Published today (updated) 24/05/2010 19:55
Jerusalem – Ma’an/Agencies – The Palestinians are opposing economic peace with Israel and are “taking steps that in the end hurt themselves,” Israeli Prime Minister Benjamin Netanyahu told Likud party members on Monday.
“Israel is aiming for peace and economic prosperity,” Netanyahu said, the Israeli newspaper Haaretz wrote. “The Palestinians must decide if they are aiming for peace or not.”
The Israeli premier’s comments follow the launch of the Palestinian Authority’s House to House anti-settlement goods campaign, aimed at riding Palestinian homes in the West Bank of illegal settlement produce and to get consumers to opt for Palestinian goods.
“We have removed checkpoints, eased the lives of Palestinians and are working all the time to advance the Palestinian economy,” Netanyahu told Likud members at a party meeting.
Netanyahu further cited Palestinian opposition to Israel’s recent entrance to the OECD, for which it provided economic data on illegal settlements as part of its application portfolio.
Israel and the PA ratified the Paris Accords shortly after the Oslo Accords in 1993, which aimed at facilitating Israeli-Palestinian trade. The agreement, however, covers produce made within Israel’s internationally recognized boundaries, inside the 1967 green line, which do not constitute the West Bank or East Jerusalem.
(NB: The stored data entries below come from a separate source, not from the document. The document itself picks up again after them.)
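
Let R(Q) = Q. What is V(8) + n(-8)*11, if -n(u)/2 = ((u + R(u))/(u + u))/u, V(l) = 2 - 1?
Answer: 15/4 ≈ 3.7500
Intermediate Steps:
V(l) = 1
n(u) = -2/u (n(u) = -2*(u + u)/(u + u)/u = -2*(2*u)/((2*u))/u = -2*(2*u)*(1/(2*u))/u = -2/u)
V(8) + n(-8)*11 = 1 - 2/(-8)*11 = 1 - 2*(-⅛)*11 = 1 + (¼)*11 = 1 + 11/4 = 15/4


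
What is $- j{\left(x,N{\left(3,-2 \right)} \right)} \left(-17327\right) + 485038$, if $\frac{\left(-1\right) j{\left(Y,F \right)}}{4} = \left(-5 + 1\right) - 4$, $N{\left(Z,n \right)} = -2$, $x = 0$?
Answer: $1039502$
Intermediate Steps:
$j{\left(Y,F \right)} = 32$ ($j{\left(Y,F \right)} = - 4 \left(\left(-5 + 1\right) - 4\right) = - 4 \left(-4 - 4\right) = \left(-4\right) \left(-8\right) = 32$)
$- j{\left(x,N{\left(3,-2 \right)} \right)} \left(-17327\right) + 485038 = \left(-1\right) 32 \left(-17327\right) + 485038 = \left(-32\right) \left(-17327\right) + 485038 = 554464 + 485038 = 1039502$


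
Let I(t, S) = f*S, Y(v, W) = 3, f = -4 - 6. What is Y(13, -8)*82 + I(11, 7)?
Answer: 176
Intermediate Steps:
f = -10
I(t, S) = -10*S
Y(13, -8)*82 + I(11, 7) = 3*82 - 10*7 = 246 - 70 = 176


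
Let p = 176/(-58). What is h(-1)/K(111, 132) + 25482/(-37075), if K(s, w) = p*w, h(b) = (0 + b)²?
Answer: -297074087/430663200 ≈ -0.68981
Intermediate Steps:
p = -88/29 (p = 176*(-1/58) = -88/29 ≈ -3.0345)
h(b) = b²
K(s, w) = -88*w/29
h(-1)/K(111, 132) + 25482/(-37075) = (-1)²/((-88/29*132)) + 25482/(-37075) = 1/(-11616/29) + 25482*(-1/37075) = 1*(-29/11616) - 25482/37075 = -29/11616 - 25482/37075 = -297074087/430663200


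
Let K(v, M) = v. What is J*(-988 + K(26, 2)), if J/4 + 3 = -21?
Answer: 92352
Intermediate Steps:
J = -96 (J = -12 + 4*(-21) = -12 - 84 = -96)
J*(-988 + K(26, 2)) = -96*(-988 + 26) = -96*(-962) = 92352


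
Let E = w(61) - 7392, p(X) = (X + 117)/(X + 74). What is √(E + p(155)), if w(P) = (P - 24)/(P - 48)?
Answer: 15*I*√291004727/2977 ≈ 85.953*I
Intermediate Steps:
w(P) = (-24 + P)/(-48 + P)
p(X) = (117 + X)/(74 + X)
E = -96059/13 (E = (-24 + 61)/(-48 + 61) - 7392 = 37/13 - 7392 = -96059/13 ≈ -7389.2)
√(E + p(155)) = √(-96059/13 + (117 + 155)/(74 + 155)) = √(-96059/13 + 272/229) = √(-21993975/2977) = 15*I*√291004727/2977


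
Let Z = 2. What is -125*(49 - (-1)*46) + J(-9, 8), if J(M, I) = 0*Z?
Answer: -11875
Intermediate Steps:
J(M, I) = 0 (J(M, I) = 0*2 = 0)
-125*(49 - (-1)*46) + J(-9, 8) = -125*(49 - (-1)*46) + 0 = -125*(49 - 1*(-46)) + 0 = -125*(49 + 46) + 0 = -125*95 + 0 = -11875 + 0 = -11875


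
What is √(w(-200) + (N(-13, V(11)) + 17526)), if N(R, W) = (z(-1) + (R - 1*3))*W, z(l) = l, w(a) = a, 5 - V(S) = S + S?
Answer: √17615 ≈ 132.72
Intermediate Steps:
V(S) = 5 - 2*S (V(S) = 5 - (S + S) = 5 - 2*S)
N(R, W) = W*(-4 + R) (N(R, W) = (-1 + (R - 1*3))*W = (-1 + (R - 3))*W = (-1 + (-3 + R))*W = (-4 + R)*W = W*(-4 + R))
√(w(-200) + (N(-13, V(11)) + 17526)) = √(-200 + ((5 - 2*11)*(-4 - 13) + 17526)) = √(-200 + ((5 - 22)*(-17) + 17526)) = √(-200 + (-17*(-17) + 17526)) = √(-200 + (289 + 17526)) = √(-200 + 17815) = √17615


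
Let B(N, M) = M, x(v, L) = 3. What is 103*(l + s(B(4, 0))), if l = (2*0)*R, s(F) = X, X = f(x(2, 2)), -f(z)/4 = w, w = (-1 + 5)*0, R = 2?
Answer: 0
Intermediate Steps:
w = 0 (w = 4*0 = 0)
f(z) = 0 (f(z) = -4*0 = 0)
X = 0
s(F) = 0
l = 0 (l = (2*0)*2 = 0*2 = 0)
103*(l + s(B(4, 0))) = 103*(0 + 0) = 103*0 = 0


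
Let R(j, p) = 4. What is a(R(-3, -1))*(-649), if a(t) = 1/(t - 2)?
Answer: -649/2 ≈ -324.50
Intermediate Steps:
a(t) = 1/(-2 + t)
a(R(-3, -1))*(-649) = -649/(-2 + 4) = -649/2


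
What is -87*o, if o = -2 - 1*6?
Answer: 696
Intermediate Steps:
o = -8 (o = -2 - 6 = -8)
-87*o = -87*(-8) = 696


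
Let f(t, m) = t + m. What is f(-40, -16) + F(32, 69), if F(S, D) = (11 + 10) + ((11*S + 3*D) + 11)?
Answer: 535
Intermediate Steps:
F(S, D) = 32 + 3*D + 11*S (F(S, D) = 21 + ((3*D + 11*S) + 11) = 21 + (11 + 3*D + 11*S) = 32 + 3*D + 11*S)
f(t, m) = m + t
f(-40, -16) + F(32, 69) = (-16 - 40) + (32 + 3*69 + 11*32) = -56 + (32 + 207 + 352) = -56 + 591 = 535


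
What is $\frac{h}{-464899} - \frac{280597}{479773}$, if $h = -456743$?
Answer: $\frac{88683694636}{223045987927} \approx 0.3976$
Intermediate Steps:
$\frac{h}{-464899} - \frac{280597}{479773} = - \frac{456743}{-464899} - \frac{280597}{479773} = \left(-456743\right) \left(- \frac{1}{464899}\right) - \frac{280597}{479773} = \frac{456743}{464899} - \frac{280597}{479773} = \frac{88683694636}{223045987927}$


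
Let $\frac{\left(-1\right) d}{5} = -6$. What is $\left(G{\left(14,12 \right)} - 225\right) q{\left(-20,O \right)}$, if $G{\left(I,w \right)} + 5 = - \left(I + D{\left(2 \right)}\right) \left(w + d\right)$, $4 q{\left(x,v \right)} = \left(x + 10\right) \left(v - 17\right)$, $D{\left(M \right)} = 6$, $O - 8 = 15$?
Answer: $16050$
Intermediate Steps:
$O = 23$ ($O = 8 + 15 = 23$)
$d = 30$ ($d = \left(-5\right) \left(-6\right) = 30$)
$q{\left(x,v \right)} = \frac{\left(-17 + v\right) \left(10 + x\right)}{4}$ ($q{\left(x,v \right)} = \frac{\left(x + 10\right) \left(v - 17\right)}{4} = \frac{\left(10 + x\right) \left(-17 + v\right)}{4} = \frac{\left(-17 + v\right) \left(10 + x\right)}{4}$)
$G{\left(I,w \right)} = -5 - \left(6 + I\right) \left(30 + w\right)$ ($G{\left(I,w \right)} = -5 - \left(I + 6\right) \left(w + 30\right) = -5 - \left(6 + I\right) \left(30 + w\right)$)
$\left(G{\left(14,12 \right)} - 225\right) q{\left(-20,O \right)} = \left(\left(-185 - 420 - 72 - 14 \cdot 12\right) - 225\right) \left(- \frac{85}{2} - -85 + \frac{5}{2} \cdot 23 + \frac{1}{4} \cdot 23 \left(-20\right)\right) = \left(\left(-185 - 420 - 72 - 168\right) - 225\right) \left(- \frac{85}{2} + 85 + \frac{115}{2} - 115\right) = \left(-845 - 225\right) \left(-15\right) = \left(-1070\right) \left(-15\right) = 16050$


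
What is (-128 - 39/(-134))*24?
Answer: -205356/67 ≈ -3065.0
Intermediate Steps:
(-128 - 39/(-134))*24 = (-128 - 39*(-1/134))*24 = (-128 + 39/134)*24 = -17113/134*24 = -205356/67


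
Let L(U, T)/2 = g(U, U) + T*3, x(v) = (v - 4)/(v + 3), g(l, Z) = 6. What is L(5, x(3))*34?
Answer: 374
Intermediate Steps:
x(v) = (-4 + v)/(3 + v)
L(U, T) = 12 + 6*T (L(U, T) = 2*(6 + T*3) = 2*(6 + 3*T) = 12 + 6*T)
L(5, x(3))*34 = (12 + 6*((-4 + 3)/(3 + 3)))*34 = (12 + 6*(-1/6))*34 = (12 + 6*((⅙)*(-1)))*34 = (12 + 6*(-⅙))*34 = (12 - 1)*34 = 11*34 = 374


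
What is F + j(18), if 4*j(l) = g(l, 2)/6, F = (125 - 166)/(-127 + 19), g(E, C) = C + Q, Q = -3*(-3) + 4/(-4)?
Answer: 43/54 ≈ 0.79630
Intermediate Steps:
Q = 8 (Q = 9 + 4*(-¼) = 9 - 1 = 8)
g(E, C) = 8 + C (g(E, C) = C + 8 = 8 + C)
F = 41/108 (F = -41/(-108) = -41*(-1/108) = 41/108 ≈ 0.37963)
j(l) = 5/12 (j(l) = ((8 + 2)/6)/4 = (10*(⅙))/4 = (¼)*(5/3) = 5/12)
F + j(18) = 41/108 + 5/12 = 43/54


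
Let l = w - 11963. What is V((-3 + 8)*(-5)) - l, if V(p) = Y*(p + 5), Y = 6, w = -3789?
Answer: 15632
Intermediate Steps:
V(p) = 30 + 6*p (V(p) = 6*(p + 5) = 6*(5 + p) = 30 + 6*p)
l = -15752 (l = -3789 - 11963 = -15752)
V((-3 + 8)*(-5)) - l = (30 + 6*((-3 + 8)*(-5))) - 1*(-15752) = (30 + 6*(5*(-5))) + 15752 = (30 + 6*(-25)) + 15752 = (30 - 150) + 15752 = -120 + 15752 = 15632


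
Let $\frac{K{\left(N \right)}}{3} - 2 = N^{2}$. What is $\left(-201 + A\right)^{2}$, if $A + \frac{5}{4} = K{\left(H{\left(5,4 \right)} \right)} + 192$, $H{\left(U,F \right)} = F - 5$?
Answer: $\frac{25}{16} \approx 1.5625$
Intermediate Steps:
$H{\left(U,F \right)} = -5 + F$ ($H{\left(U,F \right)} = F - 5 = -5 + F$)
$K{\left(N \right)} = 6 + 3 N^{2}$
$A = \frac{799}{4}$ ($A = - \frac{5}{4} + \left(\left(6 + 3 \left(-5 + 4\right)^{2}\right) + 192\right) = - \frac{5}{4} + \left(\left(6 + 3 \left(-1\right)^{2}\right) + 192\right) = - \frac{5}{4} + \left(\left(6 + 3 \cdot 1\right) + 192\right) = - \frac{5}{4} + \left(\left(6 + 3\right) + 192\right) = - \frac{5}{4} + \left(9 + 192\right) = - \frac{5}{4} + 201 = \frac{799}{4} \approx 199.75$)
$\left(-201 + A\right)^{2} = \left(-201 + \frac{799}{4}\right)^{2} = \left(- \frac{5}{4}\right)^{2} = \frac{25}{16}$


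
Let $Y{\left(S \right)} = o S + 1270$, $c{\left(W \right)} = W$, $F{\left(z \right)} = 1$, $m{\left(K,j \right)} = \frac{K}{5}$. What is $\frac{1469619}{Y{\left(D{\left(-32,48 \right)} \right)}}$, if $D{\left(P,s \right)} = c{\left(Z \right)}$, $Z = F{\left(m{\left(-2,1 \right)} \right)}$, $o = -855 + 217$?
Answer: $\frac{1469619}{632} \approx 2325.3$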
President Mahmud Abbas signed the Karama Pledge on Saturday, committing himself to the boycott of all goods made in illegal West Bank settlements, and declaring his home “free” of the offending products.
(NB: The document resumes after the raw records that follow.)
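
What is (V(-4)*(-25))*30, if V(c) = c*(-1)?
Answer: -3000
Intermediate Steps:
V(c) = -c
(V(-4)*(-25))*30 = (-1*(-4)*(-25))*30 = (4*(-25))*30 = -100*30 = -3000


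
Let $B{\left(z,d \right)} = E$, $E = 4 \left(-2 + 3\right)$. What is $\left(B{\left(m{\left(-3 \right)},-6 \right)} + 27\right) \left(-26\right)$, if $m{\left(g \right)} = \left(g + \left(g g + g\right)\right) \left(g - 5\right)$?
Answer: $-806$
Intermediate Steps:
$m{\left(g \right)} = \left(-5 + g\right) \left(g^{2} + 2 g\right)$ ($m{\left(g \right)} = \left(g + \left(g^{2} + g\right)\right) \left(-5 + g\right) = \left(g + \left(g + g^{2}\right)\right) \left(-5 + g\right) = \left(g^{2} + 2 g\right) \left(-5 + g\right) = \left(-5 + g\right) \left(g^{2} + 2 g\right)$)
$E = 4$ ($E = 4 \cdot 1 = 4$)
$B{\left(z,d \right)} = 4$
$\left(B{\left(m{\left(-3 \right)},-6 \right)} + 27\right) \left(-26\right) = \left(4 + 27\right) \left(-26\right) = 31 \left(-26\right) = -806$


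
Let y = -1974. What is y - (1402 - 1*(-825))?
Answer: -4201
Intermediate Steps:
y - (1402 - 1*(-825)) = -1974 - (1402 - 1*(-825)) = -1974 - (1402 + 825) = -1974 - 1*2227 = -1974 - 2227 = -4201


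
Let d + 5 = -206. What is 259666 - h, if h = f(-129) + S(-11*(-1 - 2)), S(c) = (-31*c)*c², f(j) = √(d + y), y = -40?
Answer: 1373713 - I*√251 ≈ 1.3737e+6 - 15.843*I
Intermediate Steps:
d = -211 (d = -5 - 206 = -211)
f(j) = I*√251 (f(j) = √(-211 - 40) = √(-251) = I*√251)
S(c) = -31*c³
h = -1114047 + I*√251 (h = I*√251 - 31*(-1331*(-1 - 2)³) = I*√251 - 31*(-11*(-3))³ = I*√251 - 31*33³ = I*√251 - 31*35937 = I*√251 - 1114047 = -1114047 + I*√251 ≈ -1.114e+6 + 15.843*I)
259666 - h = 259666 - (-1114047 + I*√251) = 259666 + (1114047 - I*√251) = 1373713 - I*√251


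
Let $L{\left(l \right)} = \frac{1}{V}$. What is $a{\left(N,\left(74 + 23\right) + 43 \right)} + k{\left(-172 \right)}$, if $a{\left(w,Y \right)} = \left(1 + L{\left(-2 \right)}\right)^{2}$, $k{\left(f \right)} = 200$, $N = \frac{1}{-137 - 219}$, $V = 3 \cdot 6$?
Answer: $\frac{65161}{324} \approx 201.11$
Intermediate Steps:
$V = 18$
$N = - \frac{1}{356}$ ($N = \frac{1}{-356} = - \frac{1}{356} \approx -0.002809$)
$L{\left(l \right)} = \frac{1}{18}$
$a{\left(w,Y \right)} = \frac{361}{324}$ ($a{\left(w,Y \right)} = \left(1 + \frac{1}{18}\right)^{2} = \left(\frac{19}{18}\right)^{2} = \frac{361}{324}$)
$a{\left(N,\left(74 + 23\right) + 43 \right)} + k{\left(-172 \right)} = \frac{361}{324} + 200 = \frac{65161}{324}$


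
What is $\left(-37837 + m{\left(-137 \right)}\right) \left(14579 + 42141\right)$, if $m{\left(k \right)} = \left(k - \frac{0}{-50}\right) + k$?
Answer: $-2161655920$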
In a show of support for the campaign, lead by his Prime Minister Salam Fayyad, Abbas applied a sticker to his door, as a public display of his commitment to the efforts, which have drawn recent ire from Israeli officials. which commits the citizens not to allow settlement goods in their houses and then he put a sticker on the door of his house which indicates that it is empty from settlement goods.
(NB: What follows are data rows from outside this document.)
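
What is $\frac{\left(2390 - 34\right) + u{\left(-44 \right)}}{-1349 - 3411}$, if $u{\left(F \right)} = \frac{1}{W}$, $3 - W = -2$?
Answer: $- \frac{99}{200} \approx -0.495$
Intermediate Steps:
$W = 5$ ($W = 3 - -2 = 3 + 2 = 5$)
$u{\left(F \right)} = \frac{1}{5}$
$\frac{\left(2390 - 34\right) + u{\left(-44 \right)}}{-1349 - 3411} = \frac{\left(2390 - 34\right) + \frac{1}{5}}{-1349 - 3411} = \frac{2356 + \frac{1}{5}}{-4760} = \frac{11781}{5} \left(- \frac{1}{4760}\right) = - \frac{99}{200}$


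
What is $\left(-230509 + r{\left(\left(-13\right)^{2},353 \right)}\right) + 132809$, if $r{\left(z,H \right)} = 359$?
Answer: $-97341$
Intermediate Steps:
$\left(-230509 + r{\left(\left(-13\right)^{2},353 \right)}\right) + 132809 = \left(-230509 + 359\right) + 132809 = -230150 + 132809 = -97341$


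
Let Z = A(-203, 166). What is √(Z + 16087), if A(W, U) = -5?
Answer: √16082 ≈ 126.81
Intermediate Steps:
Z = -5
√(Z + 16087) = √(-5 + 16087) = √16082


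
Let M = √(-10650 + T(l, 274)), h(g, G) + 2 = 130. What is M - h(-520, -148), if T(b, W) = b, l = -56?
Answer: -128 + I*√10706 ≈ -128.0 + 103.47*I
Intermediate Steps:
h(g, G) = 128 (h(g, G) = -2 + 130 = 128)
M = I*√10706 (M = √(-10650 - 56) = √(-10706) = I*√10706 ≈ 103.47*I)
M - h(-520, -148) = I*√10706 - 1*128 = I*√10706 - 128 = -128 + I*√10706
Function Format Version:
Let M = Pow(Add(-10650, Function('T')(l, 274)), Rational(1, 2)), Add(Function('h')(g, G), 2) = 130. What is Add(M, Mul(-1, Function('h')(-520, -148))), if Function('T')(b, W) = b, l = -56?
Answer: Add(-128, Mul(I, Pow(10706, Rational(1, 2)))) ≈ Add(-128.00, Mul(103.47, I))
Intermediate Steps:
Function('h')(g, G) = 128 (Function('h')(g, G) = Add(-2, 130) = 128)
M = Mul(I, Pow(10706, Rational(1, 2))) (M = Pow(Add(-10650, -56), Rational(1, 2)) = Pow(-10706, Rational(1, 2)) = Mul(I, Pow(10706, Rational(1, 2))) ≈ Mul(103.47, I))
Add(M, Mul(-1, Function('h')(-520, -148))) = Add(Mul(I, Pow(10706, Rational(1, 2))), Mul(-1, 128)) = Add(Mul(I, Pow(10706, Rational(1, 2))), -128) = Add(-128, Mul(I, Pow(10706, Rational(1, 2))))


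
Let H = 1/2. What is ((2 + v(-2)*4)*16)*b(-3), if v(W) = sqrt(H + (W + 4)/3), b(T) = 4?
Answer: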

As he applied the Karama Pledge sticker to his door, Abbas told gathered campaign members that Palestinians “should not spend money on goods manufactured on land taken over by settlements,” and congratulated all of the young supporters of the movement, who volunteered to carry out a door-to-door campaign handing out lists of goods to avoid for those participating in the boycott.